Il docente Marco Ricolfi  ha analizzato gli effetti sull’occupazione; effetto negativo sia sotto il profilo quantitativo che qualitativo e che potrebbe essere tra i responsabili di una forma di pauperismo occupazionale, giacché l’attuale stagnazione è a sua volta legata alla dinamica della domanda aggregata, per via del minore bisogno di quantità di lavoro umano per unità di produzione. E l’attuale asimmetria nella redistribuzione del reddito accentuerebbe tale dinamica.
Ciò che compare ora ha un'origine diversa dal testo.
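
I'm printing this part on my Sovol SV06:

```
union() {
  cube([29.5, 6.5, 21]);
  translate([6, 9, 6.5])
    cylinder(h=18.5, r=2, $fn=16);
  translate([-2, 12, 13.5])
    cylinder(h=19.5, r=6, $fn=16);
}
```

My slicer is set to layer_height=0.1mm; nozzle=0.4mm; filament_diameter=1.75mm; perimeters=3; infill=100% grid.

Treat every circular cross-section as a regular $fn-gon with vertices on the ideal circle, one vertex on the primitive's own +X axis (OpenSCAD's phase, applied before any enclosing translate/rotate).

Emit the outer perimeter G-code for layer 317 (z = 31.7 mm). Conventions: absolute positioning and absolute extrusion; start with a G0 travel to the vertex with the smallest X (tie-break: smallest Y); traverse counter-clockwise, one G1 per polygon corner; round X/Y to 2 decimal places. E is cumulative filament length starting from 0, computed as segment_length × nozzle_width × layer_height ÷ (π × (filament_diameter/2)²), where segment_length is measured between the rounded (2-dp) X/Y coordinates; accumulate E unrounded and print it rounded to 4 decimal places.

G0 X-8.00 Y12.00 Z31.70
G1 X-7.54 Y9.70 E0.0390
G1 X-6.24 Y7.76 E0.0778
G1 X-4.30 Y6.46 E0.1167
G1 X-2.00 Y6.00 E0.1557
G1 X0.30 Y6.46 E0.1947
G1 X2.24 Y7.76 E0.2335
G1 X3.54 Y9.70 E0.2724
G1 X4.00 Y12.00 E0.3114
G1 X3.54 Y14.30 E0.3504
G1 X2.24 Y16.24 E0.3892
G1 X0.30 Y17.54 E0.4280
G1 X-2.00 Y18.00 E0.4671
G1 X-4.30 Y17.54 E0.5061
G1 X-6.24 Y16.24 E0.5449
G1 X-7.54 Y14.30 E0.5837
G1 X-8.00 Y12.00 E0.6227

At z = 31.7 mm: the cube is absent (z outside [0, 21]); the cylinder at (6, 9) does not reach this height (z outside [6.5, 25]); the r=6 cylinder at (-2, 12) contributes a regular 16-gon of circumradius 6; Taking the union: only the r=6 cylinder at (-2, 12) is present, so the union is just that shape — 1 connected region. The outline is a single polygon with 16 vertices. Extrusion per mm of travel: 0.4 × 0.1 / (π × 0.875²) = 0.016630. Accumulating E over each segment gives final E = 0.6227.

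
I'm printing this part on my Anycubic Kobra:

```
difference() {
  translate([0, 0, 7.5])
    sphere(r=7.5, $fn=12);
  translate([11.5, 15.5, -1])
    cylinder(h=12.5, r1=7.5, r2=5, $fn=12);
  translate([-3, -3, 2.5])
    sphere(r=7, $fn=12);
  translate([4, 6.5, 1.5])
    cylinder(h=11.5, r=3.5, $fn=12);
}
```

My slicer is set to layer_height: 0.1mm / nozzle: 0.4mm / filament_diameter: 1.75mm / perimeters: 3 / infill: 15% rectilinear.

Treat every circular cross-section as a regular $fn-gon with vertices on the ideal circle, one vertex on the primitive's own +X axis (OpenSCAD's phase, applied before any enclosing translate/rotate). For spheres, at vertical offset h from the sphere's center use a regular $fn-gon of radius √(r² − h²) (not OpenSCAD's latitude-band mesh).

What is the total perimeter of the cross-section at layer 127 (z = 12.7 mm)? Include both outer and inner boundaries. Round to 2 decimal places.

33.77 mm

At z = 12.7 mm: the r=7.5 sphere slices to a regular 12-gon of circumradius 5.405 (√(r²−h²) with h=5.2 from center) (perimeter = 2·12·5.405·sin(180°/12) = 33.57 mm); the cone at (11.5, 15.5) is not intersected at this z (z outside [-1, 11.5]); the sphere at (-3, -3) is absent (|z−center|=10.200 > r=7); the cylinder at (4, 6.5): section is a regular 12-gon, circumradius r=3.5 (perimeter = 2·12·3.500·sin(180°/12) = 21.74 mm); Taking the first minus the rest: starting from the r=7.5 sphere, the r=3.5 cylinder at (4, 6.5) partially overlaps it — only the 2.90 mm² overlap (of its 36.75 mm²) is removed, clipping the outline — boundary = 33.77 mm. Overall, the cross-section is a single solid region. Total boundary length (outer) = 33.77 mm.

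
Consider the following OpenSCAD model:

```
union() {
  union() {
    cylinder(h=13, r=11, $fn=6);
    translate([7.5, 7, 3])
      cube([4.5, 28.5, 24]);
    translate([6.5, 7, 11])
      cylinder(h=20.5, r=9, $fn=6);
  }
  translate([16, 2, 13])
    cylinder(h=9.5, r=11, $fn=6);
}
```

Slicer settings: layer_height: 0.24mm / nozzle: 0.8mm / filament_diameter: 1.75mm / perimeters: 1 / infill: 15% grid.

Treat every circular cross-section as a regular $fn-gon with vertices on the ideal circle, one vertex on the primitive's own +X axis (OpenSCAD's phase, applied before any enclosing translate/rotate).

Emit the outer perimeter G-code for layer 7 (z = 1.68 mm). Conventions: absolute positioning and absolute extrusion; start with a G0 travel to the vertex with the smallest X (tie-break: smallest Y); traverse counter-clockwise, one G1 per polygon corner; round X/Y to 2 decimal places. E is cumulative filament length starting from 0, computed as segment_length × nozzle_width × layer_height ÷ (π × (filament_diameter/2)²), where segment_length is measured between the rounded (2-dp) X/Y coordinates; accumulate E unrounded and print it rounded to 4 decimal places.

G0 X-11.00 Y0.00 Z1.68
G1 X-5.50 Y-9.53 E0.8783
G1 X5.50 Y-9.53 E1.7564
G1 X11.00 Y0.00 E2.6347
G1 X5.50 Y9.53 E3.5130
G1 X-5.50 Y9.53 E4.3911
G1 X-11.00 Y0.00 E5.2694

At z = 1.68 mm: the r=11 cylinder gives a regular 6-gon of circumradius 11 (constant along its height); the cube at (7.5, 7) does not reach this height (z outside [3, 27]); the cylinder at (6.5, 7) does not reach this height (z outside [11, 31.5]); Merging all regions: only the r=11 cylinder is present, so the union is just that shape — 1 connected region; the cylinder at (16, 2) is not intersected at this z (z outside [13, 22.5]); Combining (union): only that combined region is present, so the union is just that shape — 1 connected region. The outline is a single polygon with 6 vertices. Extrusion per mm of travel: 0.8 × 0.24 / (π × 0.875²) = 0.079824. Accumulating E over each segment gives final E = 5.2694.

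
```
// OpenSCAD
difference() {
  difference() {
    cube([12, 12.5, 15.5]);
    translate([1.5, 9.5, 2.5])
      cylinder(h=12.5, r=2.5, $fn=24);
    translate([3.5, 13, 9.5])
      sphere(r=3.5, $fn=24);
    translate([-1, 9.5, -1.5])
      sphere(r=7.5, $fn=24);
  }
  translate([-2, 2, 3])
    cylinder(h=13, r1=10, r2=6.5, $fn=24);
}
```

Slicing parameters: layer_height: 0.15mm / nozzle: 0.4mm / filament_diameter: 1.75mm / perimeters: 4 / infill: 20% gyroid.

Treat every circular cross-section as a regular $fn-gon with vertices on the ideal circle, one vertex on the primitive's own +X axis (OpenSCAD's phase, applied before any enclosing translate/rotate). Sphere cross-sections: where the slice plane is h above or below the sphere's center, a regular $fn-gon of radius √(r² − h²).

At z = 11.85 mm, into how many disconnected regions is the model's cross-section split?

2

At z = 11.85 mm: the 12×12.5 cube contributes its full rectangle; the r=2.5 cylinder at (1.5, 9.5) contributes a regular 24-gon of circumradius 2.5; the sphere at (3.5, 13): section is a regular 24-gon, circumradius = √(r²−h²) = √(3.5²−2.35²) = 2.594; the sphere at (-1, 9.5) is absent (|z−center|=13.350 > r=7.5); After the difference (first − rest): starting from the 12×12.5 cube, the r=2.5 cylinder at (1.5, 9.5) partially overlaps it — only the 16.68 mm² overlap (of its 19.41 mm²) is removed, clipping the outline; the r=3.5 sphere at (3.5, 13) partially overlaps it — only the 5.73 mm² overlap (of its 20.89 mm²) is removed, clipping the outline — 2 connected regions; the cone at (-2, 2) (r1=10→r2=6.5) has section circumradius 7.617 here — a regular 24-gon; After the difference (first − rest): starting from that combined region, the cone at (-2, 2) partially overlaps it — only the 36.65 mm² overlap (of its 180.21 mm²) is removed, clipping the outline — 2 connected regions. The result has 2 disconnected regions.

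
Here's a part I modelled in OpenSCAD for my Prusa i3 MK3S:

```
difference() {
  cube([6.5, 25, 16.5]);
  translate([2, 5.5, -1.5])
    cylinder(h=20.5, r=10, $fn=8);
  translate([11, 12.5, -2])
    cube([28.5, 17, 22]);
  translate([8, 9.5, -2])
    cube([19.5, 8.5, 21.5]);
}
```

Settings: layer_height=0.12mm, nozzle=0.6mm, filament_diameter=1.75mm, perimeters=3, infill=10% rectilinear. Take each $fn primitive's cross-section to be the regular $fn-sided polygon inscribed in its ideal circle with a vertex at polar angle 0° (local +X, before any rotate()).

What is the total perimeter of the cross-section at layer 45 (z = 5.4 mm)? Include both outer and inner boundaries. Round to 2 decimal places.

At z = 5.4 mm: the cube (footprint 6.5×25) is included at this height (perimeter 63.00 mm); the r=10 cylinder at (2, 5.5) gives a regular 8-gon of circumradius 10 (constant along its height) (perimeter = 2·8·10.000·sin(180°/8) = 61.23 mm); the cube at (11, 12.5) is present — its section is the full 28.5×17 rectangle (perimeter 91.00 mm); the 19.5×8.5 cube at (8, 9.5) contributes its full rectangle (perimeter 56.00 mm); Subtracting the remaining from the first: starting from the 6.5×25 cube, the r=10 cylinder at (2, 5.5) partially overlaps it — only the 95.73 mm² overlap (of its 282.84 mm²) is removed, clipping the outline; the 28.5×17 cube at (11, 12.5) misses the remaining region (no effect); the 19.5×8.5 cube at (8, 9.5) misses the remaining region (no effect) — boundary = 35.23 mm. Overall, the cross-section is a single solid region. Total boundary length (outer) = 35.23 mm.

35.23 mm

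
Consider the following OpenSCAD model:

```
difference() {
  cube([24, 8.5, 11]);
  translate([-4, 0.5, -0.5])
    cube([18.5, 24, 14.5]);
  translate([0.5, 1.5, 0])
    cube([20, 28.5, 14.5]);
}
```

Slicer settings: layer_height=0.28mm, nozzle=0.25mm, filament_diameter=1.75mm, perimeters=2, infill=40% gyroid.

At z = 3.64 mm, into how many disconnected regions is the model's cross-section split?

1

At z = 3.64 mm: the cube is present — its section is the full 24×8.5 rectangle; the cube at (-4, 0.5) (footprint 18.5×24) is included at this height; the 20×28.5 cube at (0.5, 1.5) contributes its full rectangle; Subtracting the remaining from the first: starting from the 24×8.5 cube, the 18.5×24 cube at (-4, 0.5) partially overlaps it — only the 116.00 mm² overlap (of its 444.00 mm²) is removed, clipping the outline; the 20×28.5 cube at (0.5, 1.5) partially overlaps it — only the 42.00 mm² overlap (of its 570.00 mm²) is removed, clipping the outline — 1 connected region. The result has 1 disconnected region.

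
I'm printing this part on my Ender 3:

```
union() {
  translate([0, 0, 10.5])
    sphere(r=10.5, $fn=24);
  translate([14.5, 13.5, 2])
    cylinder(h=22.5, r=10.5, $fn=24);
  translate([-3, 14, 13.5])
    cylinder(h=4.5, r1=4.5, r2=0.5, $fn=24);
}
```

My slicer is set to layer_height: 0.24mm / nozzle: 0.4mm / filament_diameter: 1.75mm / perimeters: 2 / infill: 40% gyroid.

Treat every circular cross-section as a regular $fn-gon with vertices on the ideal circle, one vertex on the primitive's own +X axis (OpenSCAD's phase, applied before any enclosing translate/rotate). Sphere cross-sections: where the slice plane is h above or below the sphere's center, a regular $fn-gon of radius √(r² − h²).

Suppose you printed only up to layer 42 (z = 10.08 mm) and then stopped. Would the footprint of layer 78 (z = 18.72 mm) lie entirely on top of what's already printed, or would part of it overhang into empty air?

Compare the two slices. At z = 10.08: the sphere: section is a regular 24-gon, circumradius = √(r²−h²) = √(10.5²−0.42²) = 10.492 (area = (24/2)·10.492²·sin(360°/24) = 341.87 mm²); the cylinder at (14.5, 13.5): section is a regular 24-gon, circumradius r=10.5 (area = (24/2)·10.500²·sin(360°/24) = 342.42 mm²); the cone at (-3, 14) is not intersected at this z (z outside [13.5, 18]); Taking the union: the regions partially overlap — summed areas 684.29 mm² minus the doubly-counted overlap 4.71 mm² gives 679.58 mm² — area = 679.58 mm². At z = 18.72: the r=10.5 sphere slices to a regular 24-gon of circumradius 6.533 (√(r²−h²) with h=8.22 from center) (area = (24/2)·6.533²·sin(360°/24) = 132.56 mm²); the cylinder at (14.5, 13.5): section is a regular 24-gon, circumradius r=10.5 (area = (24/2)·10.500²·sin(360°/24) = 342.42 mm²); the cone at (-3, 14) is not intersected at this z (z outside [13.5, 18]); Taking the union: the 2 present regions are separate (no shared area or edge), so areas and boundary lengths simply add and each stays a separate island — area = 474.98 mm². Checking containment: the cross-section at z = 18.72 is a subset of the cross-section at z = 10.08.

entirely on top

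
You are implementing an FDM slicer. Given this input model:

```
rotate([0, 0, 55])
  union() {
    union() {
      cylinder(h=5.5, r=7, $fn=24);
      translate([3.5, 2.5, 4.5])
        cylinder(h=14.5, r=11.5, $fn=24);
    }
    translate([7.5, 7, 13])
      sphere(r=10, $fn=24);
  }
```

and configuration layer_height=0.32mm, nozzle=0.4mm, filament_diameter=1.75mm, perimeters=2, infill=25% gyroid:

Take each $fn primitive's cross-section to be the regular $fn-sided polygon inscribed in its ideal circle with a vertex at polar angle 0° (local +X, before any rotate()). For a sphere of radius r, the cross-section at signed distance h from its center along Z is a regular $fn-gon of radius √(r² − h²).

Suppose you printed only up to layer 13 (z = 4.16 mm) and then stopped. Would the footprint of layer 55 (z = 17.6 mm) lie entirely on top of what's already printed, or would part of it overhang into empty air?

part overhangs

Compare the two slices. At z = 4.16: the cylinder: section is a regular 24-gon, circumradius r=7 (area = (24/2)·7.000²·sin(360°/24) = 152.19 mm²); the cylinder at (3.5, 2.5) does not reach this height (z outside [4.5, 19]); Merging all regions: only the r=7 cylinder is present, so the union is just that shape — area = 152.19 mm²; the r=10 sphere at (7.5, 7) contributes a regular 24-gon of circumradius √(10²−8.84²) = 4.675 (area = (24/2)·4.675²·sin(360°/24) = 67.88 mm²); Merging all regions: the regions partially overlap — summed areas 220.06 mm² minus the doubly-counted overlap 4.83 mm² gives 215.23 mm² — area = 215.23 mm²; (whole slice rotated 55° about Z — lengths, areas and connectivity unchanged). At z = 17.6: the cylinder does not reach this height (z outside [0, 5.5]); the r=11.5 cylinder at (3.5, 2.5) gives a regular 24-gon of circumradius 11.5 (constant along its height) (area = (24/2)·11.500²·sin(360°/24) = 410.75 mm²); Combining (union): only the r=11.5 cylinder at (3.5, 2.5) is present, so the union is just that shape — area = 410.75 mm²; the sphere at (7.5, 7): section is a regular 24-gon, circumradius = √(r²−h²) = √(10²−4.6²) = 8.879 (area = (24/2)·8.879²·sin(360°/24) = 244.86 mm²); Merging all regions: the regions partially overlap — summed areas 655.61 mm² minus the doubly-counted overlap 195.53 mm² gives 460.08 mm² — area = 460.08 mm²; (rotated 55° about Z; rotation is an isometry so areas/perimeters/island counts are preserved). Checking containment: at z = 17.6 the cross-section extends beyond the z = 4.16 cross-section by about 244.85 mm².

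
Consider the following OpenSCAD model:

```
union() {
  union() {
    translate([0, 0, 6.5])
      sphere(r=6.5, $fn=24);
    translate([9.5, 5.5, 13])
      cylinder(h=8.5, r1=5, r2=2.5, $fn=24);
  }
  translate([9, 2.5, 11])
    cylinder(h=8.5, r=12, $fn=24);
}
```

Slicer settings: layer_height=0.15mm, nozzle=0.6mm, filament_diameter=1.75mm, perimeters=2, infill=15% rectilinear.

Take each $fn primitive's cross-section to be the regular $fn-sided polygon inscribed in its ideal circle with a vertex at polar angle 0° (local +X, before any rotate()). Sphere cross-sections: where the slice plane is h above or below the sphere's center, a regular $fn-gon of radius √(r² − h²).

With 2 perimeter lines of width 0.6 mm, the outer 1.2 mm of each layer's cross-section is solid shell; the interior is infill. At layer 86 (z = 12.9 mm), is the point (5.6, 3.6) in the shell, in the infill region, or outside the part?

At z = 12.9 mm: the sphere: section is a regular 24-gon, circumradius = √(r²−h²) = √(6.5²−6.4²) = 1.136; the cone at (9.5, 5.5) is absent (z outside [13, 21.5]); Taking the union: only the r=6.5 sphere is present, so the union is just that shape — 1 connected region; the r=12 cylinder at (9, 2.5) gives a regular 24-gon of circumradius 12 (constant along its height); Combining (union): the result so far lies entirely inside the r=12 cylinder at (9, 2.5), so the union is just the r=12 cylinder at (9, 2.5) — 1 connected region. Overall, the cross-section is a single solid region. The nearest boundary edge runs (-2.59, 5.61)→(-1.39, 8.50); distance from the point to it = 8.34 mm. The point is inside the cross-section and 8.34 mm from the nearest boundary — more than the 1.2 mm shell width (2 × 0.6), so it's in the infill interior.

infill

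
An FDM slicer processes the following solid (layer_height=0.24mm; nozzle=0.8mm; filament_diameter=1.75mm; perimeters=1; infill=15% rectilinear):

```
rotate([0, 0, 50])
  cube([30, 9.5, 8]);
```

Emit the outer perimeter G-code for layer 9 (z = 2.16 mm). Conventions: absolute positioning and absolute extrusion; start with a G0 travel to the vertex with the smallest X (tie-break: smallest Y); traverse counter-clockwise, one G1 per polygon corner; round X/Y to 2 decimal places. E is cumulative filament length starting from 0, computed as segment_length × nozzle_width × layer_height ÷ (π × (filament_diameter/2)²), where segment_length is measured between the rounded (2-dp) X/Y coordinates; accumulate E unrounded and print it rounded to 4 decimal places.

At z = 2.16 mm: the cube is present — its section is the full 30×9.5 rectangle; (rotated 50° about Z; rotation is an isometry so areas/perimeters/island counts are preserved). The outline is a single polygon with 4 vertices. Extrusion per mm of travel: 0.8 × 0.24 / (π × 0.875²) = 0.079824. Accumulating E over each segment gives final E = 6.3062.

G0 X-7.28 Y6.11 Z2.16
G1 X0.00 Y0.00 E0.7587
G1 X19.28 Y22.98 E3.1531
G1 X12.01 Y29.09 E3.9112
G1 X-7.28 Y6.11 E6.3062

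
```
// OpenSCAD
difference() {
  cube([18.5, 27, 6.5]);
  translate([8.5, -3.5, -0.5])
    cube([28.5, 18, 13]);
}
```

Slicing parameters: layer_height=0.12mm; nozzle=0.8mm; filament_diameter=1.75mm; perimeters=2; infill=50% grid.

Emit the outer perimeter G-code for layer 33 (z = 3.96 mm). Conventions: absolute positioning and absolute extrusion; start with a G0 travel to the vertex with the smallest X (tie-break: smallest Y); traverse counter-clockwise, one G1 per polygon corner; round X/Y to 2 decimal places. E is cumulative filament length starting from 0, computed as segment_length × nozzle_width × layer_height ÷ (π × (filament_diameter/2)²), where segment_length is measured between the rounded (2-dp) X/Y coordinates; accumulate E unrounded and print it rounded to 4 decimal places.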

Di conseguenza, è auspicabile e necessario un intervento normativo che corregga queste distorsioni della domanda. Tuttavia su quale piano si dovrebbe intervenire? Soluzioni ex-ante potrebbero infatti essere adottate a diversi livelli: nazionale, europeo (es.: Antitrust), organizzazioni internazionali, infine strutture di governance multi-stakeholder. Ogni livello di intervento presuppone specifici effetti, a seconda  del servizio, del prodotto e del tipo di dati coinvolti. Inoltre, la presa di posizione di organismi internazionali potrebbe rivelarsi indispensabile considerata l’attuale difficoltà di applicazione dei modelli di governance multi-stalkeholder. In questo contesto, emerge la priorità di decentralizzazione della governance della rete Internet, non solo rispetto a soggetti privati – a titolo d’esempio, basti pensare che la maggior parte dei satelliti geo-stazionari, potenziali detentori del controllo delle cose connesse e del relativo flusso dati, sono gestiti da tre sole nazioni (Stati Uniti d’America, Cina e Russia). Con l’esito di trasformare l’ IoT in un sistema che mina la nostra sicurezza (si pensi al caso dei droni e di mezzi militari comandati da remoto): infatti, come sottolineato dal sottoscritto nella mia introduzione alla conferenza, con l’IoT non ci si riferisce solo ai sensori, ma anche agli attuatori. Dal momento che anche i satelliti sono a rischio di manomissione o distruzione, gli scenari infernali dell’ IoT (come questi), potrebbero rivelarsi ancora più drammatici su scala internazionale.

Ricercatori e policy makers, come sottolineato dai docenti Juan Carlos De Martin (co-Direttore del Centro Nexa) e da Claudio Demartini (a capo del Dipartimento di Automatica e Informatica del Politecnico di Torino) dovrebbero porre l’attenzione su temi così importanti. C’è stata una crescita esponenziale del cambiamento tecnologico, superiore all’evoluzione della società politica, istituzionale e civile. Questo sfasamento sta generando numerosi problemi, e ci auguriamo che la consapevolezza della sfida faccia in modo di orientarci nella direzione corretta piuttosto che -indicarci quella sbagliata.